Ideally, these will be the people that are training other people or absolute fitness fanatics with a lot of training experience. Not a lot of people arrive in the advanced section. Not to discourage you, but we often overestimate our own performance.

You don’t just arrive here, you literally have to work for it. If you’re hanging out here you can target 20-30 sets per muscle group per week. Also here, your compound work will be significantly heavier than isolation work.

 

Recovery for optimal muscle growth

Another thing to understand is that all of this information could be ignored if your recovery is not on point. If your body (and mind) is not recovering you might not be able to perform the sets you want or need to perform. This will show itself as fatigue during training or bad recovery after training. Other ways it might show up is mental fatigue, not wanting to train, not hitting your normal weights, not improving etc.

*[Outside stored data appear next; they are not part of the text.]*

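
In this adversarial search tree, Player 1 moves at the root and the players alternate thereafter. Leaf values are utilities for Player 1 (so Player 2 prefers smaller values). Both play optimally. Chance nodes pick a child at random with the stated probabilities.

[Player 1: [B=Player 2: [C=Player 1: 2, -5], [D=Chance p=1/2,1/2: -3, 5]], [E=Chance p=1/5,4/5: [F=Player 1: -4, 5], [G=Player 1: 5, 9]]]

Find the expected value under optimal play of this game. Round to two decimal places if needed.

8.2

C (Player 1): max(2, -5) = 2
D (Chance): 1/2·-3 + 1/2·5 = 1
B (Player 2): min(2, 1) = 1
F (Player 1): max(-4, 5) = 5
G (Player 1): max(5, 9) = 9
E (Chance): 1/5·5 + 4/5·9 = 8.2
Root (Player 1): max(1, 8.2) = 8.2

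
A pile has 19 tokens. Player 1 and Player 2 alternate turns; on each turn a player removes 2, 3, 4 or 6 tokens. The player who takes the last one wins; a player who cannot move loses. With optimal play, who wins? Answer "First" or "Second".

First

Mark each pile size as W (mover wins) or L (mover loses):
i:   0  1  2  3  4  5  6  7  8  9 10 11 12 13 14 15 16 17 18 19
     L  L  W  W  W  W  W  W  L  L  W  W  W  W  W  W  L  L  W  W
Position 19 is W, so the first player wins.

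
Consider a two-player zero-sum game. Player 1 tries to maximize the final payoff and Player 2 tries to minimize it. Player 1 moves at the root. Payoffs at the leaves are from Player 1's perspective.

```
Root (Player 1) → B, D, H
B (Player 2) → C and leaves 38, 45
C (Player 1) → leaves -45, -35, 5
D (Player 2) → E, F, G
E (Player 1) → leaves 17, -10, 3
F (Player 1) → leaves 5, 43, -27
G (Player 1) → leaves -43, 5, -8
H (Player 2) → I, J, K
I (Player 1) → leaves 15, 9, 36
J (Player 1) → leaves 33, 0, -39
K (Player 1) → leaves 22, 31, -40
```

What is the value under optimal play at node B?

5

C: max(-45, -35, 5) = 5
B: min(5, 38, 45) = 5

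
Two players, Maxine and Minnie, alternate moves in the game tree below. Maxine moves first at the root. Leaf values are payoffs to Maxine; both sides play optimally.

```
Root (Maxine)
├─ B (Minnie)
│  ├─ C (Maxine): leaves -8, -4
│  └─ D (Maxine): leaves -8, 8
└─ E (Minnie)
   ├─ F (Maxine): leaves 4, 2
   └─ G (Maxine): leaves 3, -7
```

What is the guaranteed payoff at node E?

3

F: max(4, 2) = 4
G: max(3, -7) = 3
E: min(4, 3) = 3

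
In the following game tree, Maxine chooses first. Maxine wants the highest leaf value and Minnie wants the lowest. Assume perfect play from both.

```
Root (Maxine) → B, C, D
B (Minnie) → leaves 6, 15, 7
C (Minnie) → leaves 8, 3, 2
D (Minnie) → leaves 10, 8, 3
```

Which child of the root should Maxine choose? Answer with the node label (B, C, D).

B

B (Minnie): min(6, 15, 7) = 6
C (Minnie): min(8, 3, 2) = 2
D (Minnie): min(10, 8, 3) = 3
Root (Maxine): max(6, 2, 3) = 6
Maxine picks the child with the highest value: B (value 6).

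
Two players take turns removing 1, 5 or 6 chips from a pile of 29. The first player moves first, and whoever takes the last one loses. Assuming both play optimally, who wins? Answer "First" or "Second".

Mark each pile size as W (mover wins) or L (mover loses):
i:   0  1  2  3  4  5  6  7  8  9 10 11 12 13 14 15 16 17 18 19 20 21 22 23 24 25 26 27 28 29
     W  L  W  L  W  L  W  W  W  W  W  W  L  W  L  W  L  W  W  W  W  W  W  L  W  L  W  L  W  W
Position 29 is W, so the first player wins.

First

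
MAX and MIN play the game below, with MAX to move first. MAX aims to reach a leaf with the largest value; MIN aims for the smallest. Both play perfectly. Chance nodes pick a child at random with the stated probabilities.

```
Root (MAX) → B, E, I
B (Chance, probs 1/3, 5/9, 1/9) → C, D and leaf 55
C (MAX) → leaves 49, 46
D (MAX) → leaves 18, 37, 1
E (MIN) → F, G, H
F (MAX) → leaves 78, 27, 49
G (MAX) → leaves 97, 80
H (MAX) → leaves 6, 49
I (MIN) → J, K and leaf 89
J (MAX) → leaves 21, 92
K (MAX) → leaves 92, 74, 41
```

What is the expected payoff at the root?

89

C (MAX): max(49, 46) = 49
D (MAX): max(18, 37, 1) = 37
B (Chance): 1/3·49 + 5/9·37 + 1/9·55 = 43
F (MAX): max(78, 27, 49) = 78
G (MAX): max(97, 80) = 97
H (MAX): max(6, 49) = 49
E (MIN): min(78, 97, 49) = 49
J (MAX): max(21, 92) = 92
K (MAX): max(92, 74, 41) = 92
I (MIN): min(92, 92, 89) = 89
Root (MAX): max(43, 49, 89) = 89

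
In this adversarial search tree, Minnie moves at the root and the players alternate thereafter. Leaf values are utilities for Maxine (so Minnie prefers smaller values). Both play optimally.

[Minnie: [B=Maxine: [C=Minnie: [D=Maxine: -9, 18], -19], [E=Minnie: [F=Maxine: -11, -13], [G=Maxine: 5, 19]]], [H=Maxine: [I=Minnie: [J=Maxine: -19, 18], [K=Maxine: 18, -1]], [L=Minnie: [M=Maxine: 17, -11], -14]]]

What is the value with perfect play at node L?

-14

M: max(17, -11) = 17
L: min(17, -14) = -14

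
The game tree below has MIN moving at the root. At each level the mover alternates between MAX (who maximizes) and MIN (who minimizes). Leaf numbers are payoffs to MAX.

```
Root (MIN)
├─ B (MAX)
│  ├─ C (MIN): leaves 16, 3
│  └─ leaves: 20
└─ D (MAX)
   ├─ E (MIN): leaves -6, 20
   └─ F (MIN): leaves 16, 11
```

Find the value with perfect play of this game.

C (MIN): min(16, 3) = 3
B (MAX): max(3, 20) = 20
E (MIN): min(-6, 20) = -6
F (MIN): min(16, 11) = 11
D (MAX): max(-6, 11) = 11
Root (MIN): min(20, 11) = 11

11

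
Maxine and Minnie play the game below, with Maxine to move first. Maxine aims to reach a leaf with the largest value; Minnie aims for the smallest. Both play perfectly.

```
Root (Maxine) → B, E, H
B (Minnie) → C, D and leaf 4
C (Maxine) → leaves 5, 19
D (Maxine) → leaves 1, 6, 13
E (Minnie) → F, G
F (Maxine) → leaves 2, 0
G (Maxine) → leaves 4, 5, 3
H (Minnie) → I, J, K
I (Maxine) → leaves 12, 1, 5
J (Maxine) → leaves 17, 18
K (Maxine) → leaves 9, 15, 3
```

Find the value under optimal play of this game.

C (Maxine): max(5, 19) = 19
D (Maxine): max(1, 6, 13) = 13
B (Minnie): min(19, 13, 4) = 4
F (Maxine): max(2, 0) = 2
G (Maxine): max(4, 5, 3) = 5
E (Minnie): min(2, 5) = 2
I (Maxine): max(12, 1, 5) = 12
J (Maxine): max(17, 18) = 18
K (Maxine): max(9, 15, 3) = 15
H (Minnie): min(12, 18, 15) = 12
Root (Maxine): max(4, 2, 12) = 12

12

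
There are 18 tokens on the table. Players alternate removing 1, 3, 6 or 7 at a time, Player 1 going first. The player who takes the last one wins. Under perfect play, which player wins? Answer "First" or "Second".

Positions where the player to move wins (W) vs loses (L):
i:   0  1  2  3  4  5  6  7  8  9 10 11 12 13 14 15 16 17 18
     L  W  L  W  L  W  W  W  W  W  W  W  L  W  L  W  L  W  W
Position 18 is W, so the first player wins.

First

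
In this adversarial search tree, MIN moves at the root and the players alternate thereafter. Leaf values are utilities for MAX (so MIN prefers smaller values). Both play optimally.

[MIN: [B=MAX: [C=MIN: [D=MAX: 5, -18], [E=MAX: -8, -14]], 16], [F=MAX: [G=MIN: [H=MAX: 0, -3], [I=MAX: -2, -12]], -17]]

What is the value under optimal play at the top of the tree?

-2

D (MAX): max(5, -18) = 5
E (MAX): max(-8, -14) = -8
C (MIN): min(5, -8) = -8
B (MAX): max(-8, 16) = 16
H (MAX): max(0, -3) = 0
I (MAX): max(-2, -12) = -2
G (MIN): min(0, -2) = -2
F (MAX): max(-2, -17) = -2
Root (MIN): min(16, -2) = -2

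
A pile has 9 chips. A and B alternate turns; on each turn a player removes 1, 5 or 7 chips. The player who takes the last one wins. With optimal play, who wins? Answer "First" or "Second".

Positions where the player to move wins (W) vs loses (L):
i:   0  1  2  3  4  5  6  7  8  9
     L  W  L  W  L  W  L  W  L  W
Position 9 is W, so the first player wins.

First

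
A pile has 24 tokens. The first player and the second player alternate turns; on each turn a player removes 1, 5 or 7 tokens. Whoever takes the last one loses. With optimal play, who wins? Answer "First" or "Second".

Positions where the player to move wins (W) vs loses (L):
i:   0  1  2  3  4  5  6  7  8  9 10 11 12 13 14 15 16 17 18 19 20 21 22 23 24
     W  L  W  L  W  L  W  L  W  L  W  L  W  L  W  L  W  L  W  L  W  L  W  L  W
Position 24 is W, so the first player wins.

First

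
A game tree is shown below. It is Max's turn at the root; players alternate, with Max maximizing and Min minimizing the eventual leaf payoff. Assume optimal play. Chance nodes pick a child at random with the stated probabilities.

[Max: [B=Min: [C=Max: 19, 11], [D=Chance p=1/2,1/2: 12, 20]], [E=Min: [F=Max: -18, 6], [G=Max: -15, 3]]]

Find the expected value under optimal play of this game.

16

C (Max): max(19, 11) = 19
D (Chance): 1/2·12 + 1/2·20 = 16
B (Min): min(19, 16) = 16
F (Max): max(-18, 6) = 6
G (Max): max(-15, 3) = 3
E (Min): min(6, 3) = 3
Root (Max): max(16, 3) = 16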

A tip to see if you are recovering enough is to track your progress. Write down the weights you’re using. You could even track your hours of sleep, steps, stress level etc. 

So, to perform the amount of sets mentioned above your recovery needs to be on point. Otherwise, focus first on recovery and after that you can worry about the amount of sets with the right intensity.

 

Key points - How many sets should you do for muscle growth?
  • We often overestimate our own performance and training level in the gym.

  • You are not just a beginner the first week but it is more like ‘months’.

  • Most people hang out at the semi-advanced level.

  • Beginners can try 10 sets per muscle group per week.

  • Semi-advanced can try 15-20 sets per muscle group per week.

  • Advanced can try 20-30 sets per muscle group per week.

  • In general, the intensity of your compound movements will be more intense than your isolation work.

  • Recovery is key to a good performance in the gym.

  • If you are not hitting sets/weights at the gym, worry about improving your recovery game first.

  • Track different markers to see where you are off track.